No-one sees how bad this is

One of the most important themes of this blog is that America has lost its compact with its military. It has lost the relationship by which young people put their lives at risk in order to serve. Douglas MacArthur saw that this relationship was in danger from the atom bomb, and his response was to insist on using atomic weapons on the battlefield. Why, his argument goes, would soldiers risk everything for the struggle if the country was not willing to commit everything to the struggle in return?

This consideration is peculiar to America. In Europe the experience of mass casualties in World War I had already eroded the compact to the point where war is viewed as only occurring as some inevitable calamity that sweeps all up into itself, not as something in which individuals can choose to play an active part. It is solely a reactive game; where states retain armies they are perceived as having a policing role rather than a role of national survival.

After the blow to the compact delivered by the existence of atomic weapons came the blow of Vietnam. A generation was conscripted into a war that would take their lives yet was not so important that the nation would commit its full force to it. Yet surviving veterans might look to obtaining at least some measure of respect from some quarters of society. Apocryphally, they were derided ("spat at by demonstrators") on their return - an allegation for which there is no evidence - and this legend illustrates that the returning Vietnam veterans did not have the legitimacy of liberators that the GIs of, for example, Omaha Beach had. Yet they had a service record that was respected for itself, albeit not for any greater philosophical value.

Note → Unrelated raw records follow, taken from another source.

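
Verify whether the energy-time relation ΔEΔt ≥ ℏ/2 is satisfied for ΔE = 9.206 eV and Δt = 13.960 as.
No, it violates the uncertainty relation.

Calculate the product ΔEΔt:
ΔE = 9.206 eV = 1.475e-18 J
ΔEΔt = (1.475e-18 J) × (1.396e-17 s)
ΔEΔt = 2.059e-35 J·s

Compare to the minimum allowed value ℏ/2:
ℏ/2 = 5.273e-35 J·s

Since ΔEΔt = 2.059e-35 J·s < 5.273e-35 J·s = ℏ/2,
this violates the uncertainty relation.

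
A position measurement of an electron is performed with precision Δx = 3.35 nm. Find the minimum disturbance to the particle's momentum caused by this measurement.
1.574 × 10^-26 kg·m/s

The uncertainty principle implies that measuring position disturbs momentum:
ΔxΔp ≥ ℏ/2

When we measure position with precision Δx, we necessarily introduce a momentum uncertainty:
Δp ≥ ℏ/(2Δx)
Δp_min = (1.055e-34 J·s) / (2 × 3.350e-09 m)
Δp_min = 1.574e-26 kg·m/s

The more precisely we measure position, the greater the momentum disturbance.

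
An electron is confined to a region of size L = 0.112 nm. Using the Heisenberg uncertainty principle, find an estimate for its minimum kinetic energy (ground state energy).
759.324 meV

Using the uncertainty principle to estimate ground state energy:

1. The position uncertainty is approximately the confinement size:
   Δx ≈ L = 1.120e-10 m

2. From ΔxΔp ≥ ℏ/2, the minimum momentum uncertainty is:
   Δp ≈ ℏ/(2L) = 4.708e-25 kg·m/s

3. The kinetic energy is approximately:
   KE ≈ (Δp)²/(2m) = (4.708e-25)²/(2 × 9.109e-31 kg)
   KE ≈ 1.217e-19 J = 759.324 meV

This is an order-of-magnitude estimate of the ground state energy.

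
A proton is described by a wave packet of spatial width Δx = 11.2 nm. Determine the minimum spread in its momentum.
4.708 × 10^-27 kg·m/s

For a wave packet, the spatial width Δx and momentum spread Δp are related by the uncertainty principle:
ΔxΔp ≥ ℏ/2

The minimum momentum spread is:
Δp_min = ℏ/(2Δx)
Δp_min = (1.055e-34 J·s) / (2 × 1.120e-08 m)
Δp_min = 4.708e-27 kg·m/s

A wave packet cannot have both a well-defined position and well-defined momentum.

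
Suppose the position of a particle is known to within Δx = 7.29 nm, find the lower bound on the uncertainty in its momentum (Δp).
7.233 × 10^-27 kg·m/s

Using the Heisenberg uncertainty principle:
ΔxΔp ≥ ℏ/2

The minimum uncertainty in momentum is:
Δp_min = ℏ/(2Δx)
Δp_min = (1.055e-34 J·s) / (2 × 7.290e-09 m)
Δp_min = 7.233e-27 kg·m/s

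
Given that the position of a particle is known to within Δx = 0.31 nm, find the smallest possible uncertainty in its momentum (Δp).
1.701 × 10^-25 kg·m/s

Using the Heisenberg uncertainty principle:
ΔxΔp ≥ ℏ/2

The minimum uncertainty in momentum is:
Δp_min = ℏ/(2Δx)
Δp_min = (1.055e-34 J·s) / (2 × 3.100e-10 m)
Δp_min = 1.701e-25 kg·m/s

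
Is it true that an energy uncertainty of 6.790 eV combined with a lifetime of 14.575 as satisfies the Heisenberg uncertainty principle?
No, it violates the uncertainty relation.

Calculate the product ΔEΔt:
ΔE = 6.790 eV = 1.088e-18 J
ΔEΔt = (1.088e-18 J) × (1.457e-17 s)
ΔEΔt = 1.586e-35 J·s

Compare to the minimum allowed value ℏ/2:
ℏ/2 = 5.273e-35 J·s

Since ΔEΔt = 1.586e-35 J·s < 5.273e-35 J·s = ℏ/2,
this violates the uncertainty relation.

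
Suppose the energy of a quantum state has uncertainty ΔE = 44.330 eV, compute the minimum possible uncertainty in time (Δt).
7.424 as

Using the energy-time uncertainty principle:
ΔEΔt ≥ ℏ/2

The minimum uncertainty in time is:
Δt_min = ℏ/(2ΔE)
Δt_min = (1.055e-34 J·s) / (2 × 7.102e-18 J)
Δt_min = 7.424e-18 s = 7.424 as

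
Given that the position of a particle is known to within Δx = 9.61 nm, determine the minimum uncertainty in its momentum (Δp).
5.487 × 10^-27 kg·m/s

Using the Heisenberg uncertainty principle:
ΔxΔp ≥ ℏ/2

The minimum uncertainty in momentum is:
Δp_min = ℏ/(2Δx)
Δp_min = (1.055e-34 J·s) / (2 × 9.610e-09 m)
Δp_min = 5.487e-27 kg·m/s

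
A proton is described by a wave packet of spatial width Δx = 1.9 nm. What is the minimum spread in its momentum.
2.775 × 10^-26 kg·m/s

For a wave packet, the spatial width Δx and momentum spread Δp are related by the uncertainty principle:
ΔxΔp ≥ ℏ/2

The minimum momentum spread is:
Δp_min = ℏ/(2Δx)
Δp_min = (1.055e-34 J·s) / (2 × 1.900e-09 m)
Δp_min = 2.775e-26 kg·m/s

A wave packet cannot have both a well-defined position and well-defined momentum.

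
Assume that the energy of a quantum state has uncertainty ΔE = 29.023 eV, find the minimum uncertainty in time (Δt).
11.339 as

Using the energy-time uncertainty principle:
ΔEΔt ≥ ℏ/2

The minimum uncertainty in time is:
Δt_min = ℏ/(2ΔE)
Δt_min = (1.055e-34 J·s) / (2 × 4.650e-18 J)
Δt_min = 1.134e-17 s = 11.339 as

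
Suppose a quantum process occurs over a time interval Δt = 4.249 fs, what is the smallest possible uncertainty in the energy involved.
77.455 meV

Using the energy-time uncertainty principle:
ΔEΔt ≥ ℏ/2

The minimum uncertainty in energy is:
ΔE_min = ℏ/(2Δt)
ΔE_min = (1.055e-34 J·s) / (2 × 4.249e-15 s)
ΔE_min = 1.241e-20 J = 77.455 meV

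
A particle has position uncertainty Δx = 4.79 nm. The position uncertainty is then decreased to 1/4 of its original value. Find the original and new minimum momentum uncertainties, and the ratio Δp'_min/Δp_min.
Original Δp_min = 1.101 × 10^-26 kg·m/s; new Δp'_min = 4.403 × 10^-26 kg·m/s; ratio Δp'_min/Δp_min = 4.

From the uncertainty principle ΔxΔp ≥ ℏ/2, the minimum momentum uncertainty is Δp_min = ℏ/(2Δx).

Original (Δx = 4.79 nm = 4.790e-09 m):
Δp_min = (1.055e-34 J·s)/(2 × 4.790e-09 m) = 1.101e-26 kg·m/s

When Δx → (1/4)Δx:
Δp'_min = ℏ/(2 × (1/4)Δx) = 4 × ℏ/(2Δx) = 4 × Δp_min
Δp'_min = 4 × 1.101e-26 kg·m/s = 4.403e-26 kg·m/s

Since Δp_min ∝ 1/Δx, when Δx is decreased to 1/4 of its original value, Δp_min increases to 4 times its original value.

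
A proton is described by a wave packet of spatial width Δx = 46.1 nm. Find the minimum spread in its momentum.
1.144 × 10^-27 kg·m/s

For a wave packet, the spatial width Δx and momentum spread Δp are related by the uncertainty principle:
ΔxΔp ≥ ℏ/2

The minimum momentum spread is:
Δp_min = ℏ/(2Δx)
Δp_min = (1.055e-34 J·s) / (2 × 4.610e-08 m)
Δp_min = 1.144e-27 kg·m/s

A wave packet cannot have both a well-defined position and well-defined momentum.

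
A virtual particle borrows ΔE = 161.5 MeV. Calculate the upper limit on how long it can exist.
2.038 ys

Using the energy-time uncertainty principle:
ΔEΔt ≥ ℏ/2

For a virtual particle borrowing energy ΔE, the maximum lifetime is:
Δt_max = ℏ/(2ΔE)

Converting energy:
ΔE = 161.5 MeV = 2.588e-11 J

Δt_max = (1.055e-34 J·s) / (2 × 2.588e-11 J)
Δt_max = 2.038e-24 s = 2.038 ys

Virtual particles with higher borrowed energy exist for shorter times.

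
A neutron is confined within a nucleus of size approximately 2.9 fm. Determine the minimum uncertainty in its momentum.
1.818 × 10^-20 kg·m/s

Using the Heisenberg uncertainty principle:
ΔxΔp ≥ ℏ/2

With Δx ≈ L = 2.900e-15 m (the confinement size):
Δp_min = ℏ/(2Δx)
Δp_min = (1.055e-34 J·s) / (2 × 2.900e-15 m)
Δp_min = 1.818e-20 kg·m/s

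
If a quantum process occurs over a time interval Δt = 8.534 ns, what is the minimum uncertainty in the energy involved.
38.564 neV

Using the energy-time uncertainty principle:
ΔEΔt ≥ ℏ/2

The minimum uncertainty in energy is:
ΔE_min = ℏ/(2Δt)
ΔE_min = (1.055e-34 J·s) / (2 × 8.534e-09 s)
ΔE_min = 6.179e-27 J = 38.564 neV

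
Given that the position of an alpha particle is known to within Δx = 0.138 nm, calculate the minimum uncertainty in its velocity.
57.504 m/s

Using the Heisenberg uncertainty principle and Δp = mΔv:
ΔxΔp ≥ ℏ/2
Δx(mΔv) ≥ ℏ/2

The minimum uncertainty in velocity is:
Δv_min = ℏ/(2mΔx)
Δv_min = (1.055e-34 J·s) / (2 × 6.645e-27 kg × 1.380e-10 m)
Δv_min = 5.750e+01 m/s = 57.504 m/s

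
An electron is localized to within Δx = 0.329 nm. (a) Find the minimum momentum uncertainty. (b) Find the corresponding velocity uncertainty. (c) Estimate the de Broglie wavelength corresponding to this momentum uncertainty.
(a) Δp_min = 1.603 × 10^-25 kg·m/s
(b) Δv_min = 175.939 km/s
(c) λ_dB = 4.134 nm

Step-by-step:

(a) From the uncertainty principle:
Δp_min = ℏ/(2Δx) = (1.055e-34 J·s)/(2 × 3.290e-10 m) = 1.603e-25 kg·m/s

(b) The velocity uncertainty:
Δv = Δp/m = (1.603e-25 kg·m/s)/(9.109e-31 kg) = 1.759e+05 m/s = 175.939 km/s

(c) The de Broglie wavelength for this momentum:
λ = h/p = (6.626e-34 J·s)/(1.603e-25 kg·m/s) = 4.134e-09 m = 4.134 nm

Note: The de Broglie wavelength is comparable to the localization size, as expected from wave-particle duality.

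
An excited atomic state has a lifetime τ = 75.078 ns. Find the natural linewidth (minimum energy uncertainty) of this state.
4.384 neV

Using the energy-time uncertainty principle:
ΔEΔt ≥ ℏ/2

The lifetime τ represents the time uncertainty Δt.
The natural linewidth (minimum energy uncertainty) is:

ΔE = ℏ/(2τ)
ΔE = (1.055e-34 J·s) / (2 × 7.508e-08 s)
ΔE = 7.023e-28 J = 4.384 neV

This natural linewidth limits the precision of spectroscopic measurements.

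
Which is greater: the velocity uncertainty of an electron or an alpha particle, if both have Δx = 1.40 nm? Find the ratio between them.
The electron has the larger minimum velocity uncertainty, by a ratio of 7294.3.

For both particles, Δp_min = ℏ/(2Δx) = 3.766e-26 kg·m/s (same for both).

The velocity uncertainty is Δv = Δp/m:
- electron: Δv = 3.766e-26 / 9.109e-31 = 4.135e+04 m/s = 41.346 km/s
- alpha particle: Δv = 3.766e-26 / 6.645e-27 = 5.668e+00 m/s = 5.668 m/s

Ratio: 4.135e+04 / 5.668e+00 = 7294.3

The lighter particle has larger velocity uncertainty because Δv ∝ 1/m.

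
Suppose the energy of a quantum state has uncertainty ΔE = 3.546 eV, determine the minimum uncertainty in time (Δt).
92.810 as

Using the energy-time uncertainty principle:
ΔEΔt ≥ ℏ/2

The minimum uncertainty in time is:
Δt_min = ℏ/(2ΔE)
Δt_min = (1.055e-34 J·s) / (2 × 5.681e-19 J)
Δt_min = 9.281e-17 s = 92.810 as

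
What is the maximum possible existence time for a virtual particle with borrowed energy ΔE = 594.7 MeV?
5.534 × 10^-25 s

Using the energy-time uncertainty principle:
ΔEΔt ≥ ℏ/2

For a virtual particle borrowing energy ΔE, the maximum lifetime is:
Δt_max = ℏ/(2ΔE)

Converting energy:
ΔE = 594.7 MeV = 9.528e-11 J

Δt_max = (1.055e-34 J·s) / (2 × 9.528e-11 J)
Δt_max = 5.534e-25 s = 5.534 × 10^-25 s

Virtual particles with higher borrowed energy exist for shorter times.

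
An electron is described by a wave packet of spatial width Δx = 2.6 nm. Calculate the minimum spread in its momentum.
2.028 × 10^-26 kg·m/s

For a wave packet, the spatial width Δx and momentum spread Δp are related by the uncertainty principle:
ΔxΔp ≥ ℏ/2

The minimum momentum spread is:
Δp_min = ℏ/(2Δx)
Δp_min = (1.055e-34 J·s) / (2 × 2.600e-09 m)
Δp_min = 2.028e-26 kg·m/s

A wave packet cannot have both a well-defined position and well-defined momentum.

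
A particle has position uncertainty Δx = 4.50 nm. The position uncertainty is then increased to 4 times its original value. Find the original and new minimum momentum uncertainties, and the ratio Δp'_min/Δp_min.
Original Δp_min = 1.172 × 10^-26 kg·m/s; new Δp'_min = 2.929 × 10^-27 kg·m/s; ratio Δp'_min/Δp_min = 1/4.

From the uncertainty principle ΔxΔp ≥ ℏ/2, the minimum momentum uncertainty is Δp_min = ℏ/(2Δx).

Original (Δx = 4.50 nm = 4.500e-09 m):
Δp_min = (1.055e-34 J·s)/(2 × 4.500e-09 m) = 1.172e-26 kg·m/s

When Δx → 4Δx:
Δp'_min = ℏ/(2 × 4Δx) = (1/4) × ℏ/(2Δx) = (1/4) × Δp_min
Δp'_min = 1/4 × 1.172e-26 kg·m/s = 2.929e-27 kg·m/s

Since Δp_min ∝ 1/Δx, when Δx is increased to 4 times its original value, Δp_min decreases to 1/4 of its original value.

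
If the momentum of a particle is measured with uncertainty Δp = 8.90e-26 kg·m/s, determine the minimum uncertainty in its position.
592.456 pm

Using the Heisenberg uncertainty principle:
ΔxΔp ≥ ℏ/2

The minimum uncertainty in position is:
Δx_min = ℏ/(2Δp)
Δx_min = (1.055e-34 J·s) / (2 × 8.900e-26 kg·m/s)
Δx_min = 5.925e-10 m = 592.456 pm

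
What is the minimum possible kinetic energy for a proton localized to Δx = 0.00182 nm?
1.566 eV

Localizing a particle requires giving it sufficient momentum uncertainty:

1. From uncertainty principle: Δp ≥ ℏ/(2Δx)
   Δp_min = (1.055e-34 J·s) / (2 × 1.820e-12 m)
   Δp_min = 2.897e-23 kg·m/s

2. This momentum uncertainty corresponds to kinetic energy:
   KE ≈ (Δp)²/(2m) = (2.897e-23)²/(2 × 1.673e-27 kg)
   KE = 2.509e-19 J = 1.566 eV

Tighter localization requires more energy.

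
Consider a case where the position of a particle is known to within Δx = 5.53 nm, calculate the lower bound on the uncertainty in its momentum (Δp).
9.535 × 10^-27 kg·m/s

Using the Heisenberg uncertainty principle:
ΔxΔp ≥ ℏ/2

The minimum uncertainty in momentum is:
Δp_min = ℏ/(2Δx)
Δp_min = (1.055e-34 J·s) / (2 × 5.530e-09 m)
Δp_min = 9.535e-27 kg·m/s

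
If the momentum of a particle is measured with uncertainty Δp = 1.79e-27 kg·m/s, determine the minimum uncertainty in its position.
29.457 nm

Using the Heisenberg uncertainty principle:
ΔxΔp ≥ ℏ/2

The minimum uncertainty in position is:
Δx_min = ℏ/(2Δp)
Δx_min = (1.055e-34 J·s) / (2 × 1.790e-27 kg·m/s)
Δx_min = 2.946e-08 m = 29.457 nm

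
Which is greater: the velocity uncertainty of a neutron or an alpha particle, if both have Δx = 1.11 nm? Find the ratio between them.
The neutron has the larger minimum velocity uncertainty, by a ratio of 4.0.

For both particles, Δp_min = ℏ/(2Δx) = 4.750e-26 kg·m/s (same for both).

The velocity uncertainty is Δv = Δp/m:
- neutron: Δv = 4.750e-26 / 1.675e-27 = 2.836e+01 m/s = 28.361 m/s
- alpha particle: Δv = 4.750e-26 / 6.645e-27 = 7.149e+00 m/s = 7.149 m/s

Ratio: 2.836e+01 / 7.149e+00 = 4.0

The lighter particle has larger velocity uncertainty because Δv ∝ 1/m.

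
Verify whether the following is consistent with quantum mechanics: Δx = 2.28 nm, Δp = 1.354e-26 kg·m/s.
No, it violates the uncertainty principle (impossible measurement).

Calculate the product ΔxΔp:
ΔxΔp = (2.280e-09 m) × (1.354e-26 kg·m/s)
ΔxΔp = 3.087e-35 J·s

Compare to the minimum allowed value ℏ/2:
ℏ/2 = 5.273e-35 J·s

Since ΔxΔp = 3.087e-35 J·s < 5.273e-35 J·s = ℏ/2,
the measurement violates the uncertainty principle.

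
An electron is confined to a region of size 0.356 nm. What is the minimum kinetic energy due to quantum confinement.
75.156 meV

Using the uncertainty principle:

1. Position uncertainty: Δx ≈ 3.560e-10 m
2. Minimum momentum uncertainty: Δp = ℏ/(2Δx) = 1.481e-25 kg·m/s
3. Minimum kinetic energy:
   KE = (Δp)²/(2m) = (1.481e-25)²/(2 × 9.109e-31 kg)
   KE = 1.204e-20 J = 75.156 meV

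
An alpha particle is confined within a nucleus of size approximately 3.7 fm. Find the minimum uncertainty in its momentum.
1.425 × 10^-20 kg·m/s

Using the Heisenberg uncertainty principle:
ΔxΔp ≥ ℏ/2

With Δx ≈ L = 3.700e-15 m (the confinement size):
Δp_min = ℏ/(2Δx)
Δp_min = (1.055e-34 J·s) / (2 × 3.700e-15 m)
Δp_min = 1.425e-20 kg·m/s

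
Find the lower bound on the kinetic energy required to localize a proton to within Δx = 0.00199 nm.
1.310 eV

Localizing a particle requires giving it sufficient momentum uncertainty:

1. From uncertainty principle: Δp ≥ ℏ/(2Δx)
   Δp_min = (1.055e-34 J·s) / (2 × 1.990e-12 m)
   Δp_min = 2.650e-23 kg·m/s

2. This momentum uncertainty corresponds to kinetic energy:
   KE ≈ (Δp)²/(2m) = (2.650e-23)²/(2 × 1.673e-27 kg)
   KE = 2.099e-19 J = 1.310 eV

Tighter localization requires more energy.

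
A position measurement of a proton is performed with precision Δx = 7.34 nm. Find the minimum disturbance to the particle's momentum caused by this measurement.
7.184 × 10^-27 kg·m/s

The uncertainty principle implies that measuring position disturbs momentum:
ΔxΔp ≥ ℏ/2

When we measure position with precision Δx, we necessarily introduce a momentum uncertainty:
Δp ≥ ℏ/(2Δx)
Δp_min = (1.055e-34 J·s) / (2 × 7.340e-09 m)
Δp_min = 7.184e-27 kg·m/s

The more precisely we measure position, the greater the momentum disturbance.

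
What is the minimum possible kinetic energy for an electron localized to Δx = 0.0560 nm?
3.037 eV

Localizing a particle requires giving it sufficient momentum uncertainty:

1. From uncertainty principle: Δp ≥ ℏ/(2Δx)
   Δp_min = (1.055e-34 J·s) / (2 × 5.600e-11 m)
   Δp_min = 9.416e-25 kg·m/s

2. This momentum uncertainty corresponds to kinetic energy:
   KE ≈ (Δp)²/(2m) = (9.416e-25)²/(2 × 9.109e-31 kg)
   KE = 4.866e-19 J = 3.037 eV

Tighter localization requires more energy.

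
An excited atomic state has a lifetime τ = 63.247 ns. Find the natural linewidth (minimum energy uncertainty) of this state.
5.204 neV

Using the energy-time uncertainty principle:
ΔEΔt ≥ ℏ/2

The lifetime τ represents the time uncertainty Δt.
The natural linewidth (minimum energy uncertainty) is:

ΔE = ℏ/(2τ)
ΔE = (1.055e-34 J·s) / (2 × 6.325e-08 s)
ΔE = 8.337e-28 J = 5.204 neV

This natural linewidth limits the precision of spectroscopic measurements.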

After Vietnam, some effort went into reforming the compact. Wars were henceforth to be fought with the minimum of casualties - in Kosovo, apparently, with no casualties at all. The military was to be all-volunteer. Instead of relying on an old boys' network to assure as many vets as possible some kind of minor supervisory position in certain amenable enterprises, with all the scope that entails for partiality, incompleteness and hidden prejudices, military service would be seen as the provider of technical training, citizenship and similar certifiable advantages. Reserve status would supplement civilian pay. Vets would receive respect for their experience and expertise, and via that, for their integrity.

Until Bush, Cheney, Rumsfeld and the hideous gang. The compact has been ripped open on all sides. For a soldier in a hard job the light at the end of the tunnel is extinguished. Stop-loss, and especially stop-loss for reserves means that his service is not getting him (or her, but mostly him) anywhere. Tours in Iraq mean that he is not getting the certifications he expected to have when he eventually leaves the military. And respect for his efforts is absent from the people who sent him there. He is less likely to get respect than a civilian.

You doubt that? Ask Max Cleland. Ask John Kerry. And now, ask John Murtha. Josh Marshall reports that
The House burst into yells and pandemonium. Schmidt was forced to come back to the House floor and ask that her remarks be stricken from the record.
But they still don't get it. It's not about behavior to one veteran congressman being not gentlemanly enough. It's about the troops in the field now and their expectations of their role.